Based on feedback received on the Bogleheads forum, a few more charts were created.

#### More about the size factor

Here is a Telltale chart focusing on the size factor, including Large Cap Blend (LCB), Mid Cap Blend (MCB), Small Cap Blend (SCB), and to put things in perspective, Mid Cap Value. All relative to US Total-Market (TSM).

Unsurprisingly (given the respective market weights), LCB stayed very close to TSM. The MCB trajectory had a rough start for decades, but did create some nice premium since 1970. The MCV and SCB numbers are the same as previously illustrated, with a nice upward trajectory, although SCB didn’t do much (relative to TSM) in the past three decades.

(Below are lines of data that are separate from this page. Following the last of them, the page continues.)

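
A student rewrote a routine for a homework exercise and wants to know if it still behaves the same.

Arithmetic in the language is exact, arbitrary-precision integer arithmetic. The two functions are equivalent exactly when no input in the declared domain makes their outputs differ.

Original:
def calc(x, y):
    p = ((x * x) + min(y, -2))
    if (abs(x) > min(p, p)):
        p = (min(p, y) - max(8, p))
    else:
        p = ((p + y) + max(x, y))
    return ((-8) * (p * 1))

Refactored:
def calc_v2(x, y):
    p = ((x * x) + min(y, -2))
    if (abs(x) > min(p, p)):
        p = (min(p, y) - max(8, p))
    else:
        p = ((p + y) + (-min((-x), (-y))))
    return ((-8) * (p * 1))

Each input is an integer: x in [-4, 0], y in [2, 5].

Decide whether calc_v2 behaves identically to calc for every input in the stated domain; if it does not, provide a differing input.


This is a faithful refactor — min/max/abs usage differs, but the computed results match everywhere.
One worked example (x=-3, y=5) — calc: p=7, then (abs(x) > min(p, p)) is false, then p=17, then returns -136; calc_v2: p=7, then (abs(x) > min(p, p)) is false, then p=17, then returns -136; agreement on -136.
Every one of the 20 inputs gives matching results.
verdict: equivalent


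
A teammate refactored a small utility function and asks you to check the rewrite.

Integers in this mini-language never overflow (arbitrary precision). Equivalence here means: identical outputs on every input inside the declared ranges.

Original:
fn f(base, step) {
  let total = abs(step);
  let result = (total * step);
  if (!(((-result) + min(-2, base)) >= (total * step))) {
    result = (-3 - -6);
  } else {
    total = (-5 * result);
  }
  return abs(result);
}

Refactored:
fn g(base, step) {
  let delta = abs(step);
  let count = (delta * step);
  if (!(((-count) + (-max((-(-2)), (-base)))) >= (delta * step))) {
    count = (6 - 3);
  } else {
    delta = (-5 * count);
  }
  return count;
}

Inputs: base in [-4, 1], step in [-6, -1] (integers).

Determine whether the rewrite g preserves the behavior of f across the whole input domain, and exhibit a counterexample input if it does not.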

#### Currency rate considerations

When looking at aggregate growth numbers expressed in US dollars and comparing the trajectory of International funds to the US market, we can hypothesize that the strength or weakness of the US dollar compared to currencies of the rest of the world is impactful.

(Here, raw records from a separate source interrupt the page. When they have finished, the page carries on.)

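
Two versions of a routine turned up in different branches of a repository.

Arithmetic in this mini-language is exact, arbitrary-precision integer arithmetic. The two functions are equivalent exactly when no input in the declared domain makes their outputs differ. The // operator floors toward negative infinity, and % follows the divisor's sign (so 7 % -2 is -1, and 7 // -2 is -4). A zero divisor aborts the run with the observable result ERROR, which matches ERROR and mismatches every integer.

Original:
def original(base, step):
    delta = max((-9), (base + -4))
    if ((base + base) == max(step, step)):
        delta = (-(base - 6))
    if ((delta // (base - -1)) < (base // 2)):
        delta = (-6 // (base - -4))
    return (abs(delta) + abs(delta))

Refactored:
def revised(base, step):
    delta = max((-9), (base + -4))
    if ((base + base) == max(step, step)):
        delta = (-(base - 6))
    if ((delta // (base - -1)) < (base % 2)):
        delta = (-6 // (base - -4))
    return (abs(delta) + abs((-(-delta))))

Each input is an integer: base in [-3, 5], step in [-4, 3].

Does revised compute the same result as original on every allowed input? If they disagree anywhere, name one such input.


At base=4, step=-4: original gives 2, revised gives 0.
verdict: not equivalent; witness: base=4, step=-4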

The Federal Reserve tracks the “Foreign Exchange Value of the Dollar” where the weights of the currencies of a “large group of major U.S. trading partners” is turned into an index (dubbed H.10). The index weights, which change over time, are derived from U.S. export shares and from U.S. and foreign import shares. Monthly values for the H.10 index are found on the Federal Reserve Web site. Values started at 100 (arbitrarily, when the index was created in March 1973), a high value indicating a ‘strong’ dollar, a low value indicating a ‘weak’ dollar.

The following Telltale chart focuses on Total-International relative to the US Total-Market (vertical axis on the left), while adding a separate data series (vertical axis on the right) for the H.10 index. We can notice negative correlation between the two lines of the graph, consistent with the hypothesis. Note that the H.10 historical average so far is roughly 95.